The fourth quarter was punctuated by mostly bad play from the Rockets, but more than that, it appeared that nobody on the Rockets had anything in the tank. A tired looking team became nearly sessile. Throw in some aggressive play from the Clippers, some timely shot-making on their part, Blake Griffin point-power-forward and things looked grim. Grim they would remain, as a tired Rockets team ended a generally strong run on the road. Darren Collison forgetting he isn't all that good, scoring 12pts in the 4th quarter, seemingly unable to miss. The game ended with the Clippers scoring pretty much all the points, and the Rockets looking like they were ready to go home.
Time for some bullet points. (The Lazy Man's Friend (tm))
- Clippers won all three matchups with Houston this season, but I'm less worried about them as an opponent than I was very early in the season when the first two games occurred.
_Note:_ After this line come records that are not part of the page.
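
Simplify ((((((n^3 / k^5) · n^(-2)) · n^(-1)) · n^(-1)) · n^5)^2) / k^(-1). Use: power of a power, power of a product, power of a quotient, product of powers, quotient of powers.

((((((n^3 / k^5) · n^(-2)) · n^(-1)) · n^(-1)) · n^5)^2) / k^(-1)
= ((((((n^3 / k^5) · n^(-2)) · n^(-1)) · n^(-1))^2) · ((n^5)^2)) / k^(-1)    [power of a product]
= ((((((n^3 / k^5) · n^(-2)) · n^(-1))^2) · ((n^(-1))^2)) · ((n^5)^2)) / k^(-1)    [power of a product]
= ((((((n^3 / k^5) · n^(-2))^2) · ((n^(-1))^2)) · ((n^(-1))^2)) · ((n^5)^2)) / k^(-1)    [power of a product]
= ((((((n^3 / k^5)^2) · ((n^(-2))^2)) · ((n^(-1))^2)) · ((n^(-1))^2)) · ((n^5)^2)) / k^(-1)    [power of a product]
= (((((((n^3)^2) / ((k^5)^2)) · ((n^(-2))^2)) · ((n^(-1))^2)) · ((n^(-1))^2)) · ((n^5)^2)) / k^(-1)    [power of a quotient]
= (((((n^6 / ((k^5)^2)) · ((n^(-2))^2)) · ((n^(-1))^2)) · ((n^(-1))^2)) · ((n^5)^2)) / k^(-1)    [power of a power]
= (((((n^6 / k^10) · ((n^(-2))^2)) · ((n^(-1))^2)) · ((n^(-1))^2)) · ((n^5)^2)) / k^(-1)    [power of a power]
= (((((n^6 / k^10) · n^(-4)) · ((n^(-1))^2)) · ((n^(-1))^2)) · ((n^5)^2)) / k^(-1)    [power of a power]
= (((((n^6 / k^10) · n^(-4)) · n^(-2)) · ((n^(-1))^2)) · ((n^5)^2)) / k^(-1)    [power of a power]
= (((((n^6 / k^10) · n^(-4)) · n^(-2)) · n^(-2)) · ((n^5)^2)) / k^(-1)    [power of a power]
= (((((n^6 / k^10) · n^(-4)) · n^(-2)) · n^(-2)) · n^10) / k^(-1)    [power of a power]
= k^(-9)·n^8    [quotient of powers; product of powers]

k^(-9)·n^8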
This is a different Rockets team than it was early in the year. A win would have been great, but the sort of throttling the Rockets experienced earlier didn't occur. The Rockets ran out of gas, and looked listless the whole way though, as the low-scoring tally indicates. This isn't saying these results have been good, or that it would be an easy series, only that a series with LAC is quite winnable.
- The two losses of the road trip game against two playoff teams on the second night of a back-to-back. It never gets old.
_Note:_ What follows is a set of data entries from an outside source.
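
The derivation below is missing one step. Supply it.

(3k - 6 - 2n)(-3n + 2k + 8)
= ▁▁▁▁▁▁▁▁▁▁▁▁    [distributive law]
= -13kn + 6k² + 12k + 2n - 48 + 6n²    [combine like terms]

Applying distributive law to the line above:

-9kn + 6k² + 24k + 18n - 12k - 48 + 6n² - 4kn - 16n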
- Jordan Hamilton welcome to the Rockets. He might be the guy we've been needing. He has size, speed, rebounding, and can hit the catch-and-shoot 3pter. Hitting open shots is useful.
- Chris Paul is an uber-tool. Clippers fans should be struck by lightning if they ever complain about James Harden.
- In a way its good that the Rockets realize there is a mountain to climb when it comes to certain teams, but I believe they can climb it.
- In all this was a tired team that stumbled into a loss tonight.
- LA Clipper fans have taken the lead in the "Stupid Dwight Howard Booing" sweepstakes, over Golden State. Golden State fans were aggrieved that Howard took a job elsewhere. Ok that's lame and sad. But LA Clipper fans booed...on behalf of the Lakers? On behalf of the Los Angeles Chamber of Commerce? This was the most pathetic yet. Pathetic and moronic. The lingering suspicion that any team that rents a bigger more successful team's building isn't a true team is only reinforced by this sort of behavior.
- The Rockets have only won 8 of their last 10 basketball games. All is lost!